NR: The number of input records，awk命令所處理的記錄數；如果有多個文件，這個數目會把處理的多個文件中行統一計數；

NF：Number of Field，當前記錄的field個數；

FNR: 與NR不同的是，FNR用于記錄正處理的行是當前這一文件中被總共處理的行數；

ARGV: 數組，保存命令行本身這個字符串，如awk '{print $0}' a.txt b.txt這個命令中，ARGV[0]保存awk，ARGV[1]保存a.txt；

ARGC: awk命令的參數的個數；

FILENAME: awk命令所處理的文件的名稱；

ENVIRON：當前shell環境變量及其值的關聯數組；

演示說明：

[19:45 root@Centos6.8~]# awk -F: '{print NR,$1}' /etc/issue /etc/passwd #NR統計所有文件的總行數
1 CentOS release 6.8 (Final)
2 Kernel \r on an \m
3 $(hostname)
4 `date`
5 root
6 bin
7 daemon
8 adm
9 lp
10 sync
11 shutdown
12 halt
13 mail
14 uucp
15 operator
16 games
17 gopher

[19:48 root@Centos6.8~]# awk  '{print NF,$1}' /etc/issue #顯示每一行的字段個數
4 CentOS
5 Kernel
1 $(hostname)
1 `date`

3、用戶自定義變量

可以命令行中通過-v選項自定義變量

gawk允許用戶自定義自己的變量以便在程序代碼中使用，變量名命名規則與大多數編程語言相同，只能使用字母、數字和下劃線，且不能以數字開頭。gawk變量名稱區分字符大小寫。

演示說明：

[19:52 root@Centos6.8~]# awk -F: -v A="nihao" '{print A,$1}' /etc/passwd  #同時也證明了變量的引用不需要$引用
nihao root
nihao bin
nihao daemon
nihao adm
nihao lp
nihao sync
nihao shutdown
nihao halt
nihao mail
nihao uucp
nihao operator
nihao games
nihao gopher

三、awk數組

定義方法

1：可以用數值作數組索引(下標)

array[1]=“hello awk”

Tarray[2]=“9527”

2：可以用字符串作數組索引(下標)

array[“first”]=“hello ”

array[“last”]=”awk”

array[“birth”]=”9527”

使用中 print array[1] 將得到”hello awk” 而 print array[2] 和 print[“birth”] 都將得到 ”9527” 。

例子：

split(string, array [, fieldsep [, seps ] ])

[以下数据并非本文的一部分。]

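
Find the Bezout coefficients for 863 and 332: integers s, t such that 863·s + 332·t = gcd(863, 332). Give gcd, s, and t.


Euclidean algorithm on (863, 332) — divide until remainder is 0:
  863 = 2 · 332 + 199
  332 = 1 · 199 + 133
  199 = 1 · 133 + 66
  133 = 2 · 66 + 1
  66 = 66 · 1 + 0
gcd(863, 332) = 1.
Track Bezout coefficients alongside the remainders: start with r₀ = 863 = a·1 + b·0 (s = 1, t = 0) and r₁ = 332 = a·0 + b·1 (s = 0, t = 1); each new remainder r_{k+1} = r_{k-1} − q_k·r_k inherits s_{k+1} = s_{k-1} − q_k·s_k, t_{k+1} = t_{k-1} − q_k·t_k, so r_k = a·s_k + b·t_k at every step:
  q = 2: r = 199, s = 1 − 2·0 = 1, t = 0 − 2·1 = -2  (check: 863·1 + 332·(-2) = 199)
  q = 1: r = 133, s = 0 − 1·1 = -1, t = 1 − 1·(-2) = 3  (check: 863·(-1) + 332·3 = 133)
  q = 1: r = 66, s = 1 − 1·(-1) = 2, t = -2 − 1·3 = -5  (check: 863·2 + 332·(-5) = 66)
  q = 2: r = 1, s = -1 − 2·2 = -5, t = 3 − 2·(-5) = 13  (check: 863·(-5) + 332·13 = 1)
The row with r = 1 (the gcd) gives the Bezout coefficients s = -5, t = 13.
Result: 863 · (-5) + 332 · (13) = 1.

gcd(863, 332) = 1; s = -5, t = 13 (check: 863·(-5) + 332·13 = 1).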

功能：將string表示的字符串以fieldsep為分隔符進行分隔，并將分隔后的結果保存至array為名的數組中

[16:44 root@Centos6.8~]#awk 'BEGIN{info="it is a test";split(info,tA," ");for(k in tA){print k,tA[k];}}'
4 test
1 it
2 is
3 a

for…in 輸出，因為數組是關聯數組，默認是無序的。所以通過for…in 得到是無序的數組。如果需要得到有序數組，需要通過下標獲得。

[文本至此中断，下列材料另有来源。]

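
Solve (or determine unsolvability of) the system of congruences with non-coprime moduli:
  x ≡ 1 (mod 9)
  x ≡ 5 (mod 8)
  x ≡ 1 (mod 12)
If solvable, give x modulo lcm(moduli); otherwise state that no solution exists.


Moduli 9, 8, 12 are not pairwise coprime, so CRT works modulo lcm(m_i) when all pairwise compatibility conditions hold.
Pairwise compatibility: gcd(m_i, m_j) must divide a_i - a_j for every pair.
Merge one congruence at a time:
  Start: x ≡ 1 (mod 9).
  Combine with x ≡ 5 (mod 8): gcd(9, 8) = 1; 5 - 1 = 4, which IS divisible by 1, so compatible.
    Write x = 1 + 9·t and substitute into x ≡ 5 (mod 8): 9·t ≡ 5 − 1 = 4 (mod 8).
    Reduce coefficients mod 8: 1·t ≡ 4 (mod 8).
    So t ≡ 4 (mod 8).
    Then x = 1 + 9·4 = 37, valid modulo lcm(9, 8) = 72: x ≡ 37 (mod 72).
  Combine with x ≡ 1 (mod 12): gcd(72, 12) = 12; 1 - 37 = -36, which IS divisible by 12, so compatible.
    Write x = 37 + 72·t and substitute into x ≡ 1 (mod 12): 72·t ≡ 1 − 37 = -36 (mod 12).
    Divide the congruence (and modulus) by g = 12: 6·t ≡ -3 (mod 1).
    Modulo 1 every t works; take t = 0.
    Then x = 37 + 72·0 = 37, valid modulo lcm(72, 12) = 72: x ≡ 37 (mod 72).
Verify: 37 mod 9 = 1, 37 mod 8 = 5, 37 mod 12 = 1.

x ≡ 37 (mod 72).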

[16:49 root@Centos6.8~]# awk 'BEGIN{info="it is a test";tlen=split(info,tA," ");for(k=1;k<=tlen;k++){print k,tA[k];}}' 
1 it
2 is
3 a
4 test

過濾重復選項用法(利用真假判斷)：

[11:14 root@centos6.8~]# cat test 
1.1.1.1,1aaa
1.1.1.1,1bbb
1.1.1.1,1ccc
2.2.2.2,2aaa
2.2.2.2,2bbb
3.3.3.3,3aaa
[11:14 root@centos6.8~]# awk -F"," '!arry[$1]++' test 
1.1.1.1,1aaa
2.2.2.2,2aaa
3.3.3.3,3aaa

四、輸出重定向

print items > output-file：保存到文件

print items >> output-file：追加到文件

print items | command：使用管道交給某些命令處理

演示說明：

[20:02 root@Centos6.8~]# awk -F: -v A="nihao" '{print A,$1 > "/root/awktest"}' /etc/passwd
[20:03 root@Centos6.8~]# cat awktest 
nihao root
nihao bin
nihao daemon
nihao adm
nihao lp
nihao sync
nihao shutdown
nihao halt
nihao mail
nihao uucp
nihao operator
nihao games
nihao gopher

五、awk操作符

1、算術操作符：

-x: 負值

+x: 轉換為數值；

x^y:

x**y: 次方

x*y: 乘法

x/y：除法

x+y:

x-y:

x%y:

2、賦值操作符：

=

+=

-=

*=

/=

%=

^=

**=

++

—

演示說明：

[21:41 root@Centos6.8~]# awk '{ x+=$2+$3 }{print $0,x}' test 
3 5 6 7 11
2 3 1 0 15
4 5 6 9 26
2 3 4 4 33
2 2 1 0 36
4 5 0 9 41
[21:41 root@Centos6.8~]# cat test 
3 5 6 7
2 3 1 0
4 5 6 9
2 3 4 4
2 2 1 0
4 5 0 9

需要注意的是，如果某模式為=號，此時使用/=/可能會有語法錯誤，應以/[=]/替代；

3、比較操作符

x < y

x <= y

x > y

x >= y

x == y

x != y

x ~ y

x !~ y

4、邏輯關系符

&&

||

5、三目表示式

selector?if-true-exp:if-false-exp

6、函數調用：

function_name (para1,para2)

演示說明：

判斷UID是否大于等于500，如果為真就顯示“common user”，如果為假就顯示“system user”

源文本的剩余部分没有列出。